Mettre en valeur la richesse des liens unissant Picasso à la Grande Bleue… tel est l’objectif que s’est fixé le projet scientifique « Picasso-Méditerranée 2017/2019 » (www.picasso-mediterranee.org), porté par le musée national Picasso-Paris, dans le cadre duquel plus de 45 manifestations culturelles auront lieu, mobilisant 70 institutions à travers le monde. Les « Voyages imaginaires », que nous vous invitons à découvrir au Mucem et à la Vieille Charité de Marseille, en constituent une étape majeure. Reportage. 

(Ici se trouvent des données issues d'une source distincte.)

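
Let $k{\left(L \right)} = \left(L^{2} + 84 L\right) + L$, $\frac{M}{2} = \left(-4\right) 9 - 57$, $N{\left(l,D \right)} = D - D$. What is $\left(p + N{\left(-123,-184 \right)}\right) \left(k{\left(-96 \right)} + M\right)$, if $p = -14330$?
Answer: $-12467100$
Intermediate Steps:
$N{\left(l,D \right)} = 0$
$M = -186$ ($M = 2 \left(\left(-4\right) 9 - 57\right) = 2 \left(-36 - 57\right) = 2 \left(-93\right) = -186$)
$k{\left(L \right)} = L^{2} + 85 L$
$\left(p + N{\left(-123,-184 \right)}\right) \left(k{\left(-96 \right)} + M\right) = \left(-14330 + 0\right) \left(- 96 \left(85 - 96\right) - 186\right) = - 14330 \left(\left(-96\right) \left(-11\right) - 186\right) = - 14330 \left(1056 - 186\right) = \left(-14330\right) 870 = -12467100$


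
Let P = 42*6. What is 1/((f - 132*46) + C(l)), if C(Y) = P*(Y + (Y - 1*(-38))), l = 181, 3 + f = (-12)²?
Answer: 1/94869 ≈ 1.0541e-5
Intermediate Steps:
f = 141 (f = -3 + (-12)² = -3 + 144 = 141)
P = 252
C(Y) = 9576 + 504*Y (C(Y) = 252*(Y + (Y - 1*(-38))) = 252*(Y + (Y + 38)) = 252*(Y + (38 + Y)) = 252*(38 + 2*Y) = 9576 + 504*Y)
1/((f - 132*46) + C(l)) = 1/((141 - 132*46) + (9576 + 504*181)) = 1/((141 - 6072) + (9576 + 91224)) = 1/(-5931 + 100800) = 1/94869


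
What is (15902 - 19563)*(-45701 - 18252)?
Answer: 234131933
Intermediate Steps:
(15902 - 19563)*(-45701 - 18252) = -3661*(-63953) = 234131933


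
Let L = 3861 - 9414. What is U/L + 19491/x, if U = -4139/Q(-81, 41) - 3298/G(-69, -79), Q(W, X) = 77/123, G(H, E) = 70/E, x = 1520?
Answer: 8672182487/649923120 ≈ 13.343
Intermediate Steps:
Q(W, X) = 77/123 (Q(W, X) = 77*(1/123) = 77/123)
U = -1112504/385 (U = -4139/77/123 - 3298/(70/(-79)) = -4139*123/77 - 3298/(70*(-1/79)) = -509097/77 - 3298/(-70/79) = -509097/77 - 3298*(-79/70) = -509097/77 + 130271/35 = -1112504/385 ≈ -2889.6)
L = -5553
U/L + 19491/x = -1112504/385/(-5553) + 19491/1520 = -1112504/385*(-1/5553) + 19491*(1/1520) = 1112504/2137905 + 19491/1520 = 8672182487/649923120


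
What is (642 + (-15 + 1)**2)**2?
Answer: 702244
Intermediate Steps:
(642 + (-15 + 1)**2)**2 = (642 + (-14)**2)**2 = (642 + 196)**2 = 838**2 = 702244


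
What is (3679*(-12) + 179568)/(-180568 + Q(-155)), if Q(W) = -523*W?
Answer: -135420/99503 ≈ -1.3610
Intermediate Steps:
(3679*(-12) + 179568)/(-180568 + Q(-155)) = (3679*(-12) + 179568)/(-180568 - 523*(-155)) = (-44148 + 179568)/(-180568 + 81065) = 135420/(-99503) = 135420*(-1/99503) = -135420/99503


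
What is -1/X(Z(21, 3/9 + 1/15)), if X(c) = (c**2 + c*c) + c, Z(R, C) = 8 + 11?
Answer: -1/741 ≈ -0.0013495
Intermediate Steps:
Z(R, C) = 19
X(c) = c + 2*c**2 (X(c) = (c**2 + c**2) + c = 2*c**2 + c = c + 2*c**2)
-1/X(Z(21, 3/9 + 1/15)) = -1/(19*(1 + 2*19)) = -1/(19*(1 + 38)) = -1/(19*39) = -1/741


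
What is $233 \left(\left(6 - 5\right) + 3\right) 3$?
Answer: $2796$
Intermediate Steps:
$233 \left(\left(6 - 5\right) + 3\right) 3 = 233 \left(1 + 3\right) 3 = 233 \cdot 4 \cdot 3 = 233 \cdot 12 = 2796$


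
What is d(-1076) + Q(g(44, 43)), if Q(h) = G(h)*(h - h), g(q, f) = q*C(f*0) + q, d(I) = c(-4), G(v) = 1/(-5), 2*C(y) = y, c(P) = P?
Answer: -4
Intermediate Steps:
C(y) = y/2
G(v) = -1/5
d(I) = -4
g(q, f) = q (g(q, f) = q*((f*0)/2) + q = q*((1/2)*0) + q = q*0 + q = 0 + q = q)
Q(h) = 0 (Q(h) = -(h - h)/5 = -1/5*0 = 0)
d(-1076) + Q(g(44, 43)) = -4 + 0 = -4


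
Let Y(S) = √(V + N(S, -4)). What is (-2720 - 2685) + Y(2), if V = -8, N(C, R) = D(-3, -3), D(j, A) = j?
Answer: -5405 + I*√11 ≈ -5405.0 + 3.3166*I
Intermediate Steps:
N(C, R) = -3
Y(S) = I*√11 (Y(S) = √(-8 - 3) = √(-11) = I*√11)
(-2720 - 2685) + Y(2) = (-2720 - 2685) + I*√11 = -5405 + I*√11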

Du 16 février au 24 juin prochain, s’étalent sur les murs des grands musées de Marseille les tribulations intérieures d’un des plus grands artistes des temps modernes. L’exposition « Voyages imaginaires » se veut une approche à la fois globale et synthétique de l’œuvre de Pablo Picasso (1881-1973) à travers la thématique du voyage, centrale dans son œuvre, bien que se présentant sous des aspects particuliers. Il est en effet à tout le moins paradoxal que le voyage puisse constituer le fil d’Ariane de l’œuvre d’un artiste qui a lui-même peu voyagé et dont on dit que c’était loin d’être l’activité favorite.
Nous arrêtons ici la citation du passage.